A ampliação inclui regiões como o Caneu, no bairro Monte Cabrão, na Alemoa e adjacente ao terminal STS08A, além de atualizações nas áreas de fundeio promovidas pela Marinha do Brasil. De acordo com a portaria, as inclusões visam à implantação de uma Zona de Processamento de Exportação (ZPE) na região do Caneu, abrangendo 6,84 milhões de m², e novas infraestruturas no Monte Cabrão, com 184,54 mil m², preferencialmente em áreas livres para atividades retroportuárias e logísticas.
Na Alemoa, à montante da área SSZ 49, foram adicionados 114 mil m² de áreas terrestres para expansão das atividades da Autoridade Portuária de Santos (APS) no segmento de granéis líquidos.

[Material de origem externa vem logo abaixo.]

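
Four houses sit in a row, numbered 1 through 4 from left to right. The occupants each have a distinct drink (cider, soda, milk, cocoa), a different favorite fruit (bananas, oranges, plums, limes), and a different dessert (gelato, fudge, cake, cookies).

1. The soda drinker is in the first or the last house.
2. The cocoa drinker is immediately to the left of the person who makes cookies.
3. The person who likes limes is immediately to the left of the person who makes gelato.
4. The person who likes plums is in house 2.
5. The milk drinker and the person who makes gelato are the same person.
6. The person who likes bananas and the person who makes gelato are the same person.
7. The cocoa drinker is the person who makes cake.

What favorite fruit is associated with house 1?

oranges

Clue 4 places the person who likes plums in house 2.
By clue 6, the person who likes bananas is in house 4.
The person who makes gelato is in house 4 (clue 6).
Clue 3 places the person who likes limes in house 3.
Clue 5: the milk drinker is in house 4.
That leaves cider as the drink for house 3.
That leaves oranges as the favorite fruit for house 1.
House 1 drink: only soda fits.
The only drink still possible for house 2 is cocoa.
The person who makes cookies is in house 3 (clue 2).
The person who makes cake is in house 2 (clue 7).
So house 1 gets fudge for dessert.
So: house 1 = soda/oranges/fudge, house 2 = cocoa/plums/cake, house 3 = cider/limes/cookies, house 4 = milk/bananas/gelato.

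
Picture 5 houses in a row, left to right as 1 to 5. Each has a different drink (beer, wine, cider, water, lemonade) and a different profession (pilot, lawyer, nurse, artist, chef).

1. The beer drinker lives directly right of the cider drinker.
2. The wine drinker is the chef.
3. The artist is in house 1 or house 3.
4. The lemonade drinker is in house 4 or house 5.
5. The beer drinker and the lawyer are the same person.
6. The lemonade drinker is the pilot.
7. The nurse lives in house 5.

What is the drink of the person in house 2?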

Já a área adjacente ao terminal STS08A incorpora 95,3 mil m² aquáticos, garantindo espaço navegável para os futuros berços AL05 e AL06 e permitindo dragagem de manutenção pela APS.
A redefinição da poligonal, solicitada pela APS e aprovada pelo Ministério de Portos e Aeroportos (MPor), busca um planejamento portuário mais eficiente, alinhado à integração porto-cidade e à preparação para a demanda futura. O ministro Silvio Costa Filho destacou que a medida cria condições para o crescimento organizado do porto, ampliando a capacidade operacional e atraindo investimentos.

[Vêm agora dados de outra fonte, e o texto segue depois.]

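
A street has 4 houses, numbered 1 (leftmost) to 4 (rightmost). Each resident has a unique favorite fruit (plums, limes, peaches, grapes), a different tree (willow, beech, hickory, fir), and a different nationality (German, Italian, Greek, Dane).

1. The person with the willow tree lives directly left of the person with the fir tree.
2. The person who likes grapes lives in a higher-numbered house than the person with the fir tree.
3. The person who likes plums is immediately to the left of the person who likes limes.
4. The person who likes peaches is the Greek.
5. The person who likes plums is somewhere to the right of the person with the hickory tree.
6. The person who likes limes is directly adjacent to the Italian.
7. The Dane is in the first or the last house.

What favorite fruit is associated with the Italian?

plums

The only favorite fruit still possible for house 1 is peaches.
House 4's tree must be beech (nothing else left).
Clue 4: the Greek is in house 1.
House 2's favorite fruit must be plums (nothing else left).
That leaves fir as the tree for house 3.
The only nationality still possible for house 4 is Dane.
The person with the willow tree is in house 2 (clue 1).
Clue 2 places the person who likes grapes in house 4.
The person who likes limes is in house 3 (clue 3).
The person with the hickory tree is in house 1 (clue 5).
By clue 6, the Italian is in house 2.
House 3's nationality must be German (nothing else left).
So: house 1 = peaches/hickory/Greek, house 2 = plums/willow/Italian, house 3 = limes/fir/German, house 4 = grapes/beech/Dane.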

“A revisão da poligonal do Porto de Santos atende a um pleito técnico da Autoridade Portuária e cria condições concretas para o crescimento organizado do Porto. Estamos incorporando cerca de 17 milhões de metros quadrados, o que permite ampliar a capacidade operacional, planejar novos investimentos e preparar o Porto para atender à demanda futura”, afirmou o ministro.

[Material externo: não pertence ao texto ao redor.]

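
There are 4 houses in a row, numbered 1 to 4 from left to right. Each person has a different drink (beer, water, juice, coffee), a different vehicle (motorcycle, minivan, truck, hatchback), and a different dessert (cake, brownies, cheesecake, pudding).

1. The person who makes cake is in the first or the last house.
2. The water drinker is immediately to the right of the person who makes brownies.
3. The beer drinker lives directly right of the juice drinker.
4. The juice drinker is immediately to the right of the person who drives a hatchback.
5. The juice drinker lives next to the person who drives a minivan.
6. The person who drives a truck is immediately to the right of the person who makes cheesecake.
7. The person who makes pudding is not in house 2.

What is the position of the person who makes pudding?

3

The only drink still possible for house 1 is coffee.
The beer drinker is narrowed to house 3 or 4; consider each.
Placing it in house 3 leads to a contradiction, so it's in house 4.
From clue 3, the juice drinker must be in house 3.
By clue 4, the person who drives a hatchback is in house 2.
House 2 drink: only water fits.
So house 1 gets motorcycle for vehicle.
The only vehicle still possible for house 3 is truck.
House 4's vehicle must be minivan (nothing else left).
From clue 2, the person who makes brownies must be in house 1.
By clue 6, the person who makes cheesecake is in house 2.
The only dessert still possible for house 3 is pudding.
House 4 dessert: only cake fits.
So: house 1 = coffee/motorcycle/brownies, house 2 = water/hatchback/cheesecake, house 3 = juice/truck/pudding, house 4 = beer/minivan/cake.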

O secretário Nacional de Portos, Alex Ávila, enfatizou que a ampliação abre oportunidades para novos projetos, concessões e arrendamentos, aumentando a capacidade no médio e longo prazos. Benefícios adicionais incluem a viabilização de infraestruturas logísticas e a garantia de segurança jurídica.
Trechos solicitados pela APS que não foram incluídos nesta revisão poderão ser analisados em etapas futuras, após debates técnicos e jurídicos.